From The unified gas law leads to other important gas laws: Boyle-Mariotte law, Gay-Lussac's law, Charles's law, or Gay-Lussac's second law.

Isothermal process

A process in which pressure or volume changes but temperature remains constant is called isothermal process .

In an isothermal process T = const, m = const .

The behavior of a gas in an isothermal process is described by Boyle-Mariotte law . This law was discovered experimentally English physicist Robert Boyle in 1662 and French physicist Edme Mariotte in 1679. Moreover, they did this independently of each other. The Boyle-Mariotte law is formulated as follows: In an ideal gas at a constant temperature, the product of the gas pressure and its volume is also constant.

The Boyle-Marriott equation can be derived from the unified gas law. Substituting into the formula T = const , we get

p · V = const

That's what it is Boyle-Mariotte law . From the formula it is clear that the pressure of a gas at constant temperature is inversely proportional to its volume. The higher the pressure, the lower the volume, and vice versa.

How to explain this phenomenon? Why does the pressure of a gas decrease as the volume of a gas increases?

Since the temperature of the gas does not change, the frequency of collisions of molecules with the walls of the vessel does not change. If the volume increases, the concentration of molecules becomes less. Consequently, per unit area there will be fewer molecules that collide with the walls per unit time. The pressure drops. As the volume decreases, the number of collisions, on the contrary, increases. The pressure increases accordingly.

Graphically, an isothermal process is displayed on a curve plane, which is called isotherm . She has a shape hyperboles.

Each temperature value has its own isotherm. The higher the temperature, the higher the corresponding isotherm is located.

Isobaric process

The processes of changing the temperature and volume of a gas at constant pressure are called isobaric . For this process m = const, P = const.

The dependence of the volume of a gas on its temperature at constant pressure was also established experimentally French chemist and physicist Joseph Louis Gay-Lussac, who published it in 1802. That is why it is called Gay-Lussac's law : " Etc and constant pressure, the ratio of the volume of a constant mass of gas to its absolute temperature is a constant value."

At P = const the equation of the unified gas law turns into Gay-Lussac equation .

An example of an isobaric process is a gas located inside a cylinder in which a piston moves.
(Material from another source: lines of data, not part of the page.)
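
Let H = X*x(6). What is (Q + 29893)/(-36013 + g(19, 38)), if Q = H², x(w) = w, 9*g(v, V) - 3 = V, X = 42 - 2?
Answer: -787437/324076 ≈ -2.4298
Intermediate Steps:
X = 40
g(v, V) = ⅓ + V/9
H = 240 (H = 40*6 = 240)
Q = 57600 (Q = 240² = 57600)
(Q + 29893)/(-36013 + g(19, 38)) = (57600 + 29893)/(-36013 + (⅓ + (⅑)*38)) = 87493/(-36013 + (⅓ + 38/9)) = 87493/(-36013 + 41/9) = 87493/(-324076/9) = 87493*(-9/324076) = -787437/324076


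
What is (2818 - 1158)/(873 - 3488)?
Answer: -332/523 ≈ -0.63480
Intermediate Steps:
(2818 - 1158)/(873 - 3488) = 1660/(-2615) = 1660*(-1/2615) = -332/523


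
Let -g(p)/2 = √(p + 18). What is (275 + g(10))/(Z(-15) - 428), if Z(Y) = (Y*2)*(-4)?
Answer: -25/28 + √7/77 ≈ -0.85850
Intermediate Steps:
Z(Y) = -8*Y (Z(Y) = (2*Y)*(-4) = -8*Y)
g(p) = -2*√(18 + p) (g(p) = -2*√(p + 18) = -2*√(18 + p))
(275 + g(10))/(Z(-15) - 428) = (275 - 2*√(18 + 10))/(-8*(-15) - 428) = (275 - 4*√7)/(120 - 428) = (275 - 4*√7)/(-308) = (275 - 4*√7)*(-1/308) = -25/28 + √7/77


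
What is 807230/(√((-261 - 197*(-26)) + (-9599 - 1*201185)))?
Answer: -807230*I*√205923/205923 ≈ -1778.9*I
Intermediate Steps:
807230/(√((-261 - 197*(-26)) + (-9599 - 1*201185))) = 807230/(√((-261 + 5122) + (-9599 - 201185))) = 807230/(√(4861 - 210784)) = 807230/(√(-205923)) = 807230/((I*√205923)) = 807230*(-I*√205923/205923) = -807230*I*√205923/205923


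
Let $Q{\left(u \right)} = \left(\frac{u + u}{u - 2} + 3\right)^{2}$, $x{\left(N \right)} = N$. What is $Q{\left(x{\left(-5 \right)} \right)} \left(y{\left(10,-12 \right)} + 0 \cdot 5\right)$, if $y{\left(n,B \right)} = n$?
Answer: $\frac{9610}{49} \approx 196.12$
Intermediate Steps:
$Q{\left(u \right)} = \left(3 + \frac{2 u}{-2 + u}\right)^{2}$ ($Q{\left(u \right)} = \left(\frac{2 u}{-2 + u} + 3\right)^{2} = \left(3 + \frac{2 u}{-2 + u}\right)^{2}$)
$Q{\left(x{\left(-5 \right)} \right)} \left(y{\left(10,-12 \right)} + 0 \cdot 5\right) = \frac{\left(-6 + 5 \left(-5\right)\right)^{2}}{\left(-2 - 5\right)^{2}} \left(10 + 0 \cdot 5\right) = \frac{\left(-6 - 25\right)^{2}}{49} \left(10 + 0\right) = \left(-31\right)^{2} \cdot \frac{1}{49} \cdot 10 = 961 \cdot \frac{1}{49} \cdot 10 = \frac{961}{49} \cdot 10 = \frac{9610}{49}$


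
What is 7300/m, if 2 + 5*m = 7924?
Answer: 18250/3961 ≈ 4.6074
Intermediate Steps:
m = 7922/5 (m = -⅖ + (⅕)*7924 = -⅖ + 7924/5 = 7922/5 ≈ 1584.4)
7300/m = 7300/(7922/5) = 7300*(5/7922) = 18250/3961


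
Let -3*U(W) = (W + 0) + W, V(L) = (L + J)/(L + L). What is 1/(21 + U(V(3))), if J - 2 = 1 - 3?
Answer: 3/62 ≈ 0.048387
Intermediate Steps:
J = 0 (J = 2 + (1 - 3) = 2 - 2 = 0)
V(L) = ½ (V(L) = (L + 0)/(L + L) = L/((2*L)) = L*(1/(2*L)) = ½)
U(W) = -2*W/3 (U(W) = -((W + 0) + W)/3 = -(W + W)/3 = -2*W/3)
1/(21 + U(V(3))) = 1/(21 - ⅔*½) = 1/(21 - ⅓) = 1/(62/3) = 3/62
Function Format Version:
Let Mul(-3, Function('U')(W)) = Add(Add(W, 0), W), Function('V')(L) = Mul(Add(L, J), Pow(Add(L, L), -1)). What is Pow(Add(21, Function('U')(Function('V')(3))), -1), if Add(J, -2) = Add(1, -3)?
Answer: Rational(3, 62) ≈ 0.048387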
As the temperature rises, the frequency of molecules hitting the walls increases. The pressure increases and the piston rises. As a result, the volume occupied by the gas in the cylinder increases.

Graphically, an isobaric process is represented by a straight line, which is called isobar .

The higher the pressure in the gas, the lower the corresponding isobar is located on the graph.

Isochoric process

Isochoric, or isochoric, is the process of changing the pressure and temperature of an ideal gas at constant volume.

For an isochoric process m = const, V = const.

It is very simple to imagine such a process. It occurs in a vessel of a fixed volume. For example, in a cylinder, the piston in which does not move, but is rigidly fixed.

The isochoric process is described Charles's law : « For a given mass of gas at constant volume, its pressure is proportional to temperature" The French inventor and scientist Jacques Alexandre César Charles established this relationship through experiments in 1787. In 1802, it was clarified by Gay-Lussac. Therefore this law is sometimes called Gay-Lussac's second law.

At V = const from the equation of the unified gas law we get the equation Charles's law or Gay-Lussac's second law .

At constant volume, the pressure of a gas increases if its temperature increases. .

On graphs, an isochoric process is represented by a line called isochore .

The larger the volume occupied by the gas, the lower the isochore corresponding to this volume is located.

In reality, no gas parameter can be maintained unchanged. This can only be done in laboratory conditions.

Of course, an ideal gas does not exist in nature. But in real rarefied gases at very low temperatures and pressures no higher than 200 atmospheres, the distance between the molecules is much greater than their sizes. Therefore, their properties approach those of an ideal gas.